Paso 3: Dobla suavemente la patilla. Utiliza tus dedos o unos alicates especiales para gafas (recubiertos de goma para proteger las patillas) para doblar la patilla suavemente en la dirección necesaria. Si las gafas se deslizan, dobla la patilla hacia abajo y hacia adentro, justo detrás de la oreja. Si están demasiado apretadas, dóblalas hacia afuera. Si una patilla es más alta, dobla la patilla del lado más alto hacia abajo.
Ejemplo: Si la patilla te aprieta detrás de la oreja, después de calentarla con el secador, sujétala firmemente y dóblala ligeramente hacia afuera. Realiza pequeños ajustes y pruébate las gafas entre cada ajuste.

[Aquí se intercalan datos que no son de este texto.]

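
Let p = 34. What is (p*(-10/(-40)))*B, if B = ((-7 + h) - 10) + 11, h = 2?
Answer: -34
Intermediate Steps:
B = -4 (B = ((-7 + 2) - 10) + 11 = (-5 - 10) + 11 = -15 + 11 = -4)
(p*(-10/(-40)))*B = (34*(-10/(-40)))*(-4) = (34*(-10*(-1/40)))*(-4) = (34*(¼))*(-4) = (17/2)*(-4) = -34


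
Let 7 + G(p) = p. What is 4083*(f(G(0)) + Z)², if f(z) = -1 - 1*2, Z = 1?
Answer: 16332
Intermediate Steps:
G(p) = -7 + p
f(z) = -3 (f(z) = -1 - 2 = -3)
4083*(f(G(0)) + Z)² = 4083*(-3 + 1)² = 4083*(-2)² = 4083*4 = 16332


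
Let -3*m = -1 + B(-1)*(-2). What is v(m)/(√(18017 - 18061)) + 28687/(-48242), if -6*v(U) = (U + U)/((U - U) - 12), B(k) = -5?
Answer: -28687/48242 + I*√11/264 ≈ -0.59465 + 0.012563*I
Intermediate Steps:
m = -3 (m = -(-1 - 5*(-2))/3 = -(-1 + 10)/3 = -⅓*9 = -3)
v(U) = U/36 (v(U) = -(U + U)/(6*((U - U) - 12)) = -2*U/(6*(0 - 12)) = -2*U/(6*(-12)) = -2*U*(-1)/(6*12) = -(-1)*U/36 = U/36)
v(m)/(√(18017 - 18061)) + 28687/(-48242) = ((1/36)*(-3))/(√(18017 - 18061)) + 28687/(-48242) = -(-I*√11/22)/12 + 28687*(-1/48242) = -(-I*√11/22)/12 - 28687/48242 = -(-1)*I*√11/264 - 28687/48242 = I*√11/264 - 28687/48242 = -28687/48242 + I*√11/264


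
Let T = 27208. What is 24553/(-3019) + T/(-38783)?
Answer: -1034379951/117085877 ≈ -8.8344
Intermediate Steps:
24553/(-3019) + T/(-38783) = 24553/(-3019) + 27208/(-38783) = 24553*(-1/3019) + 27208*(-1/38783) = -24553/3019 - 27208/38783 = -1034379951/117085877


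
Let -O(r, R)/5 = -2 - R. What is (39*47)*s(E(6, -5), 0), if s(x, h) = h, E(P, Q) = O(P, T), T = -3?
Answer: 0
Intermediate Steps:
O(r, R) = 10 + 5*R (O(r, R) = -5*(-2 - R) = 10 + 5*R)
E(P, Q) = -5 (E(P, Q) = 10 + 5*(-3) = 10 - 15 = -5)
(39*47)*s(E(6, -5), 0) = (39*47)*0 = 1833*0 = 0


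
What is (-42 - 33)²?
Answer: 5625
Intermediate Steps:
(-42 - 33)² = (-75)² = 5625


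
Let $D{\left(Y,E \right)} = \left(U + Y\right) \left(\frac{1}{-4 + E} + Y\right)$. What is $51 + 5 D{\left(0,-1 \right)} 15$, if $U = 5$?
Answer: $-24$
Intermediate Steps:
$D{\left(Y,E \right)} = \left(5 + Y\right) \left(Y + \frac{1}{-4 + E}\right)$ ($D{\left(Y,E \right)} = \left(5 + Y\right) \left(\frac{1}{-4 + E} + Y\right) = \left(5 + Y\right) \left(Y + \frac{1}{-4 + E}\right)$)
$51 + 5 D{\left(0,-1 \right)} 15 = 51 + 5 \frac{5 - 0 - 4 \cdot 0^{2} - 0^{2} + 5 \left(-1\right) 0}{-4 - 1} \cdot 15 = 51 + 5 \frac{5 + 0 - 0 - 0 + 0}{-5} \cdot 15 = 51 + 5 \left(- \frac{5 + 0 + 0 + 0 + 0}{5}\right) 15 = 51 + 5 \left(\left(- \frac{1}{5}\right) 5\right) 15 = 51 + 5 \left(-1\right) 15 = 51 - 75 = -24$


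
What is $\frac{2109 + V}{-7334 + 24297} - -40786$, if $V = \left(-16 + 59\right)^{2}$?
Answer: $\frac{691856876}{16963} \approx 40786.0$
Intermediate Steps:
$V = 1849$ ($V = 43^{2} = 1849$)
$\frac{2109 + V}{-7334 + 24297} - -40786 = \frac{2109 + 1849}{-7334 + 24297} - -40786 = \frac{3958}{16963} + 40786 = \frac{691856876}{16963}$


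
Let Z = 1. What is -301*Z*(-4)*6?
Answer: 7224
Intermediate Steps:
-301*Z*(-4)*6 = -301*1*(-4)*6 = -(-1204)*6 = -301*(-24) = 7224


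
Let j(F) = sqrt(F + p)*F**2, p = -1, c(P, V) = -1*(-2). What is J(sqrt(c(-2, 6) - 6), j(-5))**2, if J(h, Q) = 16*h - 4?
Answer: -1008 - 256*I ≈ -1008.0 - 256.0*I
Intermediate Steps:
c(P, V) = 2
j(F) = F**2*sqrt(-1 + F) (j(F) = sqrt(F - 1)*F**2 = sqrt(-1 + F)*F**2 = F**2*sqrt(-1 + F))
J(h, Q) = -4 + 16*h
J(sqrt(c(-2, 6) - 6), j(-5))**2 = (-4 + 16*sqrt(2 - 6))**2 = (-4 + 16*sqrt(-4))**2 = (-4 + 16*(2*I))**2 = (-4 + 32*I)**2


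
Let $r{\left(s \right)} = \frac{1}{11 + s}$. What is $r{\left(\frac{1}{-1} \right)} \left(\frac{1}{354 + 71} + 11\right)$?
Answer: $\frac{2338}{2125} \approx 1.1002$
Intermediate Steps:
$r{\left(\frac{1}{-1} \right)} \left(\frac{1}{354 + 71} + 11\right) = \frac{\frac{1}{354 + 71} + 11}{11 + \frac{1}{-1}} = \frac{\frac{1}{425} + 11}{11 - 1} = \frac{\frac{1}{425} + 11}{10} = \frac{1}{10} \cdot \frac{4676}{425} = \frac{2338}{2125}$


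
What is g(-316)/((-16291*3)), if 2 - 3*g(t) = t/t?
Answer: -1/146619 ≈ -6.8204e-6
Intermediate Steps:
g(t) = ⅓ (g(t) = ⅔ - t/(3*t) = ⅔ - ⅓*1 = ⅔ - ⅓ = ⅓)
g(-316)/((-16291*3)) = 1/(3*((-16291*3))) = (⅓)/(-48873) = (⅓)*(-1/48873) = -1/146619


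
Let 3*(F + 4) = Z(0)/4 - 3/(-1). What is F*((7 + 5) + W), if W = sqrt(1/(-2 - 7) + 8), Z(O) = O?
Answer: -36 - sqrt(71) ≈ -44.426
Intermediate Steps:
W = sqrt(71)/3 (W = sqrt(1/(-9) + 8) = sqrt(-1/9 + 8) = sqrt(71/9) = sqrt(71)/3 ≈ 2.8087)
F = -3 (F = -4 + (0/4 - 3/(-1))/3 = -4 + (0*(1/4) - 3*(-1))/3 = -4 + (0 + 3)/3 = -4 + (1/3)*3 = -4 + 1 = -3)
F*((7 + 5) + W) = -3*((7 + 5) + sqrt(71)/3) = -3*(12 + sqrt(71)/3) = -36 - sqrt(71)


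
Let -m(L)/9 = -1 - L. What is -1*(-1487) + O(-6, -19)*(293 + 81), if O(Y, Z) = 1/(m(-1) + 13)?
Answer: 19705/13 ≈ 1515.8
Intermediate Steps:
m(L) = 9 + 9*L (m(L) = -9*(-1 - L) = 9 + 9*L)
O(Y, Z) = 1/13 (O(Y, Z) = 1/((9 + 9*(-1)) + 13) = 1/((9 - 9) + 13) = 1/(0 + 13) = 1/13)
-1*(-1487) + O(-6, -19)*(293 + 81) = -1*(-1487) + (293 + 81)/13 = 1487 + (1/13)*374 = 1487 + 374/13 = 19705/13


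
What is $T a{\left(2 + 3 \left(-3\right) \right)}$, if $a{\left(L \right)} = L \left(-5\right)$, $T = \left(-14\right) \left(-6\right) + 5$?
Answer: $3115$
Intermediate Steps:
$T = 89$ ($T = 84 + 5 = 89$)
$a{\left(L \right)} = - 5 L$
$T a{\left(2 + 3 \left(-3\right) \right)} = 89 \left(- 5 \left(2 + 3 \left(-3\right)\right)\right) = 89 \left(- 5 \left(2 - 9\right)\right) = 89 \left(\left(-5\right) \left(-7\right)\right) = 89 \cdot 35 = 3115$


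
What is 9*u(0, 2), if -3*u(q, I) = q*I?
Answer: 0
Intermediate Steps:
u(q, I) = -I*q/3 (u(q, I) = -q*I/3 = -I*q/3)
9*u(0, 2) = 9*(-⅓*2*0) = 9*0 = 0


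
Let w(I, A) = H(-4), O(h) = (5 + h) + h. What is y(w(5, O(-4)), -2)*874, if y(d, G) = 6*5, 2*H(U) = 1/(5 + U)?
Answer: 26220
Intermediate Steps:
O(h) = 5 + 2*h
H(U) = 1/(2*(5 + U))
w(I, A) = 1/2 (w(I, A) = 1/(2*(5 - 4)) = (1/2)/1 = (1/2)*1 = 1/2)
y(d, G) = 30
y(w(5, O(-4)), -2)*874 = 30*874 = 26220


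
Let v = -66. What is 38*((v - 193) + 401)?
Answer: 5396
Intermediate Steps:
38*((v - 193) + 401) = 38*((-66 - 193) + 401) = 38*(-259 + 401) = 38*142 = 5396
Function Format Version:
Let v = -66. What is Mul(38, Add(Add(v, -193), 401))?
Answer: 5396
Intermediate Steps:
Mul(38, Add(Add(v, -193), 401)) = Mul(38, Add(Add(-66, -193), 401)) = Mul(38, Add(-259, 401)) = Mul(38, 142) = 5396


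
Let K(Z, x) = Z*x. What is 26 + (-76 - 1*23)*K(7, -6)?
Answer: 4184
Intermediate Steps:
26 + (-76 - 1*23)*K(7, -6) = 26 + (-76 - 1*23)*(7*(-6)) = 26 + (-76 - 23)*(-42) = 26 - 99*(-42) = 26 + 4158 = 4184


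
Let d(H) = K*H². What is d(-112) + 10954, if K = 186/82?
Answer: 1615706/41 ≈ 39407.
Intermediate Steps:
K = 93/41 (K = 186*(1/82) = 93/41 ≈ 2.2683)
d(H) = 93*H²/41
d(-112) + 10954 = (93/41)*(-112)² + 10954 = (93/41)*12544 + 10954 = 1166592/41 + 10954 = 1615706/41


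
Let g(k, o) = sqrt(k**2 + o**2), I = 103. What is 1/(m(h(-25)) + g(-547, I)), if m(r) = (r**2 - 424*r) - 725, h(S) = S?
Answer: 5250/54970091 - sqrt(309818)/109940182 ≈ 9.0444e-5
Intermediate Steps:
m(r) = -725 + r**2 - 424*r
1/(m(h(-25)) + g(-547, I)) = 1/((-725 + (-25)**2 - 424*(-25)) + sqrt((-547)**2 + 103**2)) = 1/((-725 + 625 + 10600) + sqrt(299209 + 10609)) = 1/(10500 + sqrt(309818))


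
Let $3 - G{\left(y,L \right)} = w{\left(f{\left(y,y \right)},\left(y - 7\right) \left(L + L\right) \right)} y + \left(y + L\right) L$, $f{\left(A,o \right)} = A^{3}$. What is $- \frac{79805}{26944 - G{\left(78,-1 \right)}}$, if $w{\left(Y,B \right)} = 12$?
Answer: $- \frac{15961}{5560} \approx -2.8707$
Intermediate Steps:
$G{\left(y,L \right)} = 3 - 12 y - L \left(L + y\right)$ ($G{\left(y,L \right)} = 3 - \left(12 y + \left(y + L\right) L\right) = 3 - \left(12 y + \left(L + y\right) L\right) = 3 - \left(12 y + L \left(L + y\right)\right) = 3 - 12 y - L \left(L + y\right)$)
$- \frac{79805}{26944 - G{\left(78,-1 \right)}} = - \frac{79805}{26944 - \left(3 - \left(-1\right)^{2} - 936 - \left(-1\right) 78\right)} = - \frac{79805}{26944 - \left(3 - 1 - 936 + 78\right)} = - \frac{79805}{26944 - -856} = - \frac{79805}{26944 + 856} = - \frac{79805}{27800} = \left(-79805\right) \frac{1}{27800} = - \frac{15961}{5560}$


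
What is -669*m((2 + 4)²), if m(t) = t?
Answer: -24084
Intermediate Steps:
-669*m((2 + 4)²) = -669*(2 + 4)² = -669*6² = -669*36 = -24084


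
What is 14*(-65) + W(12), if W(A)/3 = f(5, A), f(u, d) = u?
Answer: -895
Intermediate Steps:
W(A) = 15 (W(A) = 3*5 = 15)
14*(-65) + W(12) = 14*(-65) + 15 = -910 + 15 = -895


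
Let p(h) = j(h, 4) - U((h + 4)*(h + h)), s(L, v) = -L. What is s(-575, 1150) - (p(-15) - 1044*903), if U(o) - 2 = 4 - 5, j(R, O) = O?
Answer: 943304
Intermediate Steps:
U(o) = 1 (U(o) = 2 + (4 - 5) = 2 - 1 = 1)
p(h) = 3 (p(h) = 4 - 1*1 = 4 - 1 = 3)
s(-575, 1150) - (p(-15) - 1044*903) = -1*(-575) - (3 - 1044*903) = 575 - (3 - 942732) = 575 - 1*(-942729) = 575 + 942729 = 943304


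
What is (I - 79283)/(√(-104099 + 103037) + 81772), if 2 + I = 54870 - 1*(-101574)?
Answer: 3154722874/3343330523 - 231477*I*√118/6686661046 ≈ 0.94359 - 0.00037604*I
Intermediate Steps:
I = 156442 (I = -2 + (54870 - 1*(-101574)) = -2 + (54870 + 101574) = -2 + 156444 = 156442)
(I - 79283)/(√(-104099 + 103037) + 81772) = (156442 - 79283)/(√(-104099 + 103037) + 81772) = 77159/(√(-1062) + 81772) = 77159/(3*I*√118 + 81772) = 77159/(81772 + 3*I*√118)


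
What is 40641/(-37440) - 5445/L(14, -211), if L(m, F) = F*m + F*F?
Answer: -631061749/518756160 ≈ -1.2165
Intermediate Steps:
L(m, F) = F² + F*m (L(m, F) = F*m + F² = F² + F*m)
40641/(-37440) - 5445/L(14, -211) = 40641/(-37440) - 5445*(-1/(211*(-211 + 14))) = 40641*(-1/37440) - 5445/((-211*(-197))) = -13547/12480 - 5445/41567 = -631061749/518756160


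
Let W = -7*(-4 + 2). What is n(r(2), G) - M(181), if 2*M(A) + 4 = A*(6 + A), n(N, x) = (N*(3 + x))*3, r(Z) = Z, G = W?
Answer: -33639/2 ≈ -16820.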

Paso 4: Prueba y repite. Pruébate las gafas y comprueba si el ajuste ha mejorado. Si no es así, repite los pasos 2 y 3 hasta que las gafas se ajusten correctamente. Recuerda ser paciente y realizar ajustes pequeños.
Importancia: Unas gafas bien ajustadas son importantes para la comodidad, evitando dolores de cabeza y marcas en la nariz. También son cruciales para la visión correcta, asegurando que las lentes estén en la posición óptima frente a tus ojos.